PALU – Hasil survei moderasi beragama pada mahasiswa Universitas Islam Negeri (UIN) Datokarama Palu, menyimpulkan adanya potensi kerentanan terpaparnya idiologi ekstremisme dan radikalisme di kalangan mahasiswa.
Survei dilakukan oleh Lembaga Penelitian dan Pengabdian Masyarakat (LPPM) UIN Datokarama Palu, dari tanggal 1 sampai 20 Juni 2024. Survei ini telah dipresentasekan di kampus UIN Datokarama, Kamis (25/07).
Ketua LPPM UIN Datokarama, Dr Sahran Raden, mengatakan, apabila dianalisis pada pendekatan kualitatif, maka ditemukan bahwa banyak faktor dari moderasi beragama yang berhubungan dengan opini adanya ekstremisme-kekerasan dan radikalisme-idiologis.
“Misalnya, jika ada yang menghina agama saya, maka saya akan menghina agamanya. Dalam kata lain, faktor-faktor tersebut menunjukkan adanya potensi terpaparnya mahasiswa pada idiologi ekstremisme dan radikalisme dan menjadi situasi sulit terhadap komitmen kebangsaan,” ungkap Sahran, kepada media ini.

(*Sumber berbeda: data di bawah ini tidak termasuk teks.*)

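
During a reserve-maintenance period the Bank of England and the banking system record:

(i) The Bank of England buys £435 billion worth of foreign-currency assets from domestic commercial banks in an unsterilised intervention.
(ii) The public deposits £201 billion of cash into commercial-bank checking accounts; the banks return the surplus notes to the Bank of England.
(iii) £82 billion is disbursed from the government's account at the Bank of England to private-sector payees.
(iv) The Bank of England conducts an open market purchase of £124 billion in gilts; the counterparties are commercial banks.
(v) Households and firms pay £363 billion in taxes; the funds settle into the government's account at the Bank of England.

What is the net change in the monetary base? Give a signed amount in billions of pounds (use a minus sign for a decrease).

Bank of England balance sheet:
  Assets:      Securities +£124B, Foreign assets +£435B
  Liabilities: Bank reserves +£479B, Currency in circulation −£201B, Government deposits +£281B
Monetary base = currency + reserves: −£201B + (+£479B) = +£278 billion.

+£278 billion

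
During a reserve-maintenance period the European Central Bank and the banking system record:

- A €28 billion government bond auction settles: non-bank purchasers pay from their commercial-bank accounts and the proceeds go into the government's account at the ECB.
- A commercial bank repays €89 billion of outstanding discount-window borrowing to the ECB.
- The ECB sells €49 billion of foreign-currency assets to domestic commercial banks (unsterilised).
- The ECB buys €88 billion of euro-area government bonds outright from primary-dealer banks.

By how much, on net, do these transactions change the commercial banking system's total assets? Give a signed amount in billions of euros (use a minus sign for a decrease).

-€117 billion

Government account inflow €28 billion: bank balance sheets shrink → −€28B.
Discount-window repayment €89 billion: bank balance sheets shrink → −€89B.
FX sale €49 billion: just an asset swap on bank balance sheets → 0.
OMO purchase (from banks) €88 billion: just an asset swap on bank balance sheets → 0.
Net: −28 − 89 + 0 + 0 = -€117 billion.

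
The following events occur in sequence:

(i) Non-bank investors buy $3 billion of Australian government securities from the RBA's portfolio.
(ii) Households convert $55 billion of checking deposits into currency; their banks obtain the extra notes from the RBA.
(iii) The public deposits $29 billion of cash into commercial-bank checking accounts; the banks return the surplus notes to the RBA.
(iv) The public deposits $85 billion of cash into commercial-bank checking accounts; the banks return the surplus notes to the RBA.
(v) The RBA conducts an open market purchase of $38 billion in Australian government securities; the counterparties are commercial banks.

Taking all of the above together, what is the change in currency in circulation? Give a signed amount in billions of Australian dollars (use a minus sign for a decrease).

-$59 billion

Asset sale (to non-banks) $3 billion: no currency enters or leaves circulation → 0.
Currency withdrawal $55 billion: notes leave the central bank → +$55B.
Currency deposit $29 billion: notes return to the central bank → −$29B.
Currency deposit $85 billion: notes return to the central bank → −$85B.
OMO purchase (from banks) $38 billion: no currency enters or leaves circulation → 0.
Net: 0 + 55 − 29 − 85 + 0 = -$59 billion.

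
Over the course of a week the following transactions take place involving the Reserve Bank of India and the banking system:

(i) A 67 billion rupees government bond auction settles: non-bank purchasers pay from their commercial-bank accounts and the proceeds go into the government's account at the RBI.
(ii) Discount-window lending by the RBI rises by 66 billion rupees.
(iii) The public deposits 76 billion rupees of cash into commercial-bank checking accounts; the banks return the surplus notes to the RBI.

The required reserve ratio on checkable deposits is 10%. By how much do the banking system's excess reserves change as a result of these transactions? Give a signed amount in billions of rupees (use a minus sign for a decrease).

+74.1 billion

Government account inflow 67 billion rupees: reserves −67B, deposits −67B.
Discount-window loan 66 billion rupees: reserves +66B, deposits 0.
Currency deposit 76 billion rupees: reserves +76B, deposits +76B.
Totals: Δreserves = +75B, Δdeposits = +9B.
Δrequired reserves = 10% × +9B = +0.9B.
Δexcess reserves = Δreserves − Δrequired = +75B − (+0.9B) = +74.1 billion.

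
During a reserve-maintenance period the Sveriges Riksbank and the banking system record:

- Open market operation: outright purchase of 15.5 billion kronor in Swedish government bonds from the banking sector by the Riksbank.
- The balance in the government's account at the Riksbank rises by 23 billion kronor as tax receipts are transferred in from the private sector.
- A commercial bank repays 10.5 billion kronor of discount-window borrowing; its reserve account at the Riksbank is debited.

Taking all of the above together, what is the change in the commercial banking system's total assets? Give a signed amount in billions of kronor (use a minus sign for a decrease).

-33.5 billion

OMO purchase (from banks) 15.5 billion kronor: just an asset swap on bank balance sheets → 0.
Government account inflow 23 billion kronor: bank balance sheets shrink → −23B.
Discount-window repayment 10.5 billion kronor: bank balance sheets shrink → −10.5B.
Net: 0 − 23 − 10.5 = -33.5 billion.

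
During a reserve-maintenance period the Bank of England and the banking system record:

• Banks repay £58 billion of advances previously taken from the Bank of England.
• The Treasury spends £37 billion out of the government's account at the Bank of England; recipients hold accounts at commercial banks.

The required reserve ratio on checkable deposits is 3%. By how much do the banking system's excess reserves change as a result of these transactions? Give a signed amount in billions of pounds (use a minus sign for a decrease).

Discount-window repayment £58 billion: reserves −£58B, deposits 0.
Government spending £37 billion: reserves +£37B, deposits +£37B.
Totals: Δreserves = −£21B, Δdeposits = +£37B.
Δrequired reserves = 3% × +£37B = +£1.11B.
Δexcess reserves = Δreserves − Δrequired = −£21B − (+£1.11B) = -£22.11 billion.

-£22.11 billion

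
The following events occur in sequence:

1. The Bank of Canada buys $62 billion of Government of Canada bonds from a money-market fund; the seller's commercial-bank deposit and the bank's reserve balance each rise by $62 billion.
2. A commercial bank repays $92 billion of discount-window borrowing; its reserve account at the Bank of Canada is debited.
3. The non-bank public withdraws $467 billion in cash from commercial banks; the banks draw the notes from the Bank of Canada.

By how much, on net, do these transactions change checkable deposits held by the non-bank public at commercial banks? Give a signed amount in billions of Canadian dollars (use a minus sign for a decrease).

Bank of Canada balance sheet:
  Assets:      Securities +$62B, Loans to banks −$92B
  Liabilities: Bank reserves −$497B, Currency in circulation +$467B
Commercial banking system:
  Assets:      Reserves at CB −$497B
  Liabilities: Checkable deposits −$405B, Borrowings from CB −$92B
So the change in checkable deposits held by the non-bank public at commercial banks is -$405 billion.

-$405 billion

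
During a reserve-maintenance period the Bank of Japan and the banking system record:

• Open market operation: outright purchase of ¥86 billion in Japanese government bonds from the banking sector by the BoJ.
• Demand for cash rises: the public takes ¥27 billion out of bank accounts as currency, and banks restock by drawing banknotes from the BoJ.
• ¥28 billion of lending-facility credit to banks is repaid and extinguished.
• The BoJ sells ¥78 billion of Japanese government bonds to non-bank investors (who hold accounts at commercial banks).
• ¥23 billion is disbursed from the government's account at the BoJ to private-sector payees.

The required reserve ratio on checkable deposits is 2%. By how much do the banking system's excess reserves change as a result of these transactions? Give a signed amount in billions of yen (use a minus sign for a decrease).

-¥22.36 billion

OMO purchase (from banks) ¥86 billion: reserves +¥86B, deposits 0.
Currency withdrawal ¥27 billion: reserves −¥27B, deposits −¥27B.
Discount-window repayment ¥28 billion: reserves −¥28B, deposits 0.
Asset sale (to non-banks) ¥78 billion: reserves −¥78B, deposits −¥78B.
Government spending ¥23 billion: reserves +¥23B, deposits +¥23B.
Totals: Δreserves = −¥24B, Δdeposits = −¥82B.
Δrequired reserves = 2% × −¥82B = −¥1.64B.
Δexcess reserves = Δreserves − Δrequired = −¥24B − (−¥1.64B) = -¥22.36 billion.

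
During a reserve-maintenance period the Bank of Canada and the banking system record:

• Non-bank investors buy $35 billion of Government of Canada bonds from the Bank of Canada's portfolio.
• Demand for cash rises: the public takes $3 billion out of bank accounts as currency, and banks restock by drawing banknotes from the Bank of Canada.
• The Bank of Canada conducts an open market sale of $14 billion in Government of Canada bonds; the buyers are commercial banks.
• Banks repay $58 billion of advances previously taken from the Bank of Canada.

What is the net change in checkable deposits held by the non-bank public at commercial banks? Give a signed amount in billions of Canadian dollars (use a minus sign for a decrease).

-$38 billion

Asset sale (to non-banks) $35 billion: non-bank counterparties' bank balances fall → −$35B.
Currency withdrawal $3 billion: non-bank counterparties' bank balances fall → −$3B.
OMO sale (to banks) $14 billion: the counterparty is a bank, so public deposits are unchanged → 0.
Discount-window repayment $58 billion: the counterparty is a bank, so public deposits are unchanged → 0.
Net: −35 − 3 + 0 + 0 = -$38 billion.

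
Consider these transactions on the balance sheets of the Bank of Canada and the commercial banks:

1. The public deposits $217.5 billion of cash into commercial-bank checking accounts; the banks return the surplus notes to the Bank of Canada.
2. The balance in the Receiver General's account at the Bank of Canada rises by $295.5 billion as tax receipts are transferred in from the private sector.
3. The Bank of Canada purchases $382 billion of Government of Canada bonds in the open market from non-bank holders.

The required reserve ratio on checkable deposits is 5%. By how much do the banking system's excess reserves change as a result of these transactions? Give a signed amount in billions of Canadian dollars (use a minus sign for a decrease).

Currency deposit $217.5 billion: reserves +$217.5B, deposits +$217.5B.
Government account inflow $295.5 billion: reserves −$295.5B, deposits −$295.5B.
Asset purchase (from non-banks) $382 billion: reserves +$382B, deposits +$382B.
Totals: Δreserves = +$304B, Δdeposits = +$304B.
Δrequired reserves = 5% × +$304B = +$15.2B.
Δexcess reserves = Δreserves − Δrequired = +$304B − (+$15.2B) = +$288.8 billion.

+$288.8 billion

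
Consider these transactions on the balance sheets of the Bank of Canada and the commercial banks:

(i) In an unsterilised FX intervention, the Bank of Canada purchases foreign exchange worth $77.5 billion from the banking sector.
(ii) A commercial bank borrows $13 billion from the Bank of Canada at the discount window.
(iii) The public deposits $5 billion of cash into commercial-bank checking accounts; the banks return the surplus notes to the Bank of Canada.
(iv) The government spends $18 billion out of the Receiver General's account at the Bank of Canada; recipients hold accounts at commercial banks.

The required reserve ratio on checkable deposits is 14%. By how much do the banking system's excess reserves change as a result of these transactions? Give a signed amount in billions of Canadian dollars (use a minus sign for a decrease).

+$110.28 billion

FX purchase $77.5 billion: reserves +$77.5B, deposits 0.
Discount-window loan $13 billion: reserves +$13B, deposits 0.
Currency deposit $5 billion: reserves +$5B, deposits +$5B.
Government spending $18 billion: reserves +$18B, deposits +$18B.
Totals: Δreserves = +$113.5B, Δdeposits = +$23B.
Δrequired reserves = 14% × +$23B = +$3.22B.
Δexcess reserves = Δreserves − Δrequired = +$113.5B − (+$3.22B) = +$110.28 billion.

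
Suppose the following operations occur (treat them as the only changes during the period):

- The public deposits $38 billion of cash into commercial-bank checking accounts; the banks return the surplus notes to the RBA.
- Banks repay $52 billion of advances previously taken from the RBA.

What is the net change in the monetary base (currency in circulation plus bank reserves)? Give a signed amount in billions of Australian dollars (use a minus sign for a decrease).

-$52 billion

Currency deposit $38 billion: just a shift between currency and reserves — both are base money → 0.
Discount-window repayment $52 billion: RBA balance sheet contracts → −$52B.
Net: 0 − 52 = -$52 billion.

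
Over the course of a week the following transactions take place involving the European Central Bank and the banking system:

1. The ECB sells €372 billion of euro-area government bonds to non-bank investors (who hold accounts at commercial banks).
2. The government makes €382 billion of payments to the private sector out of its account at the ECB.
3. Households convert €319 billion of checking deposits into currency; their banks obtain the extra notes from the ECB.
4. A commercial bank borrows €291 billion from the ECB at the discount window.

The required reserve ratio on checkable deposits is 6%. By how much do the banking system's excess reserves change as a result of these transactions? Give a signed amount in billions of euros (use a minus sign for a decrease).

Asset sale (to non-banks) €372 billion: reserves −€372B, deposits −€372B.
Government spending €382 billion: reserves +€382B, deposits +€382B.
Currency withdrawal €319 billion: reserves −€319B, deposits −€319B.
Discount-window loan €291 billion: reserves +€291B, deposits 0.
Totals: Δreserves = −€18B, Δdeposits = −€309B.
Δrequired reserves = 6% × −€309B = −€18.54B.
Δexcess reserves = Δreserves − Δrequired = −€18B − (−€18.54B) = +€0.54 billion.

+€0.54 billion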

Dosen Tata Negara di UIN Datakorama ini, menambahkan, dari hasil survei terdapat pula beberapa faktor yang relatif rentan dan dapat dikuatkan, yaitu faktor empati terhadap penganut agama lain (empati eksternal), dan empati terhadap aliran lain di dalam Islam (empati internal).
“Ini ditunjukkan dengan akan ikut jika ada yang mengajak menyerang rumah ibadat agama lain dan akan menyerang aliran keagamaan yang dianggap sesat,” katanya.
Lebih lanjut ia mengatakan, tingkat kerentanan pada unsur empati yang memfluktuasi nilai toleransi dan intoleransi, menunjukkan, bahwa secara sumber daya, UIN Datokarama Palu masih perlu memaksimalkan perannya sebagai PTKIN yang menjadi agen moderasi beragama.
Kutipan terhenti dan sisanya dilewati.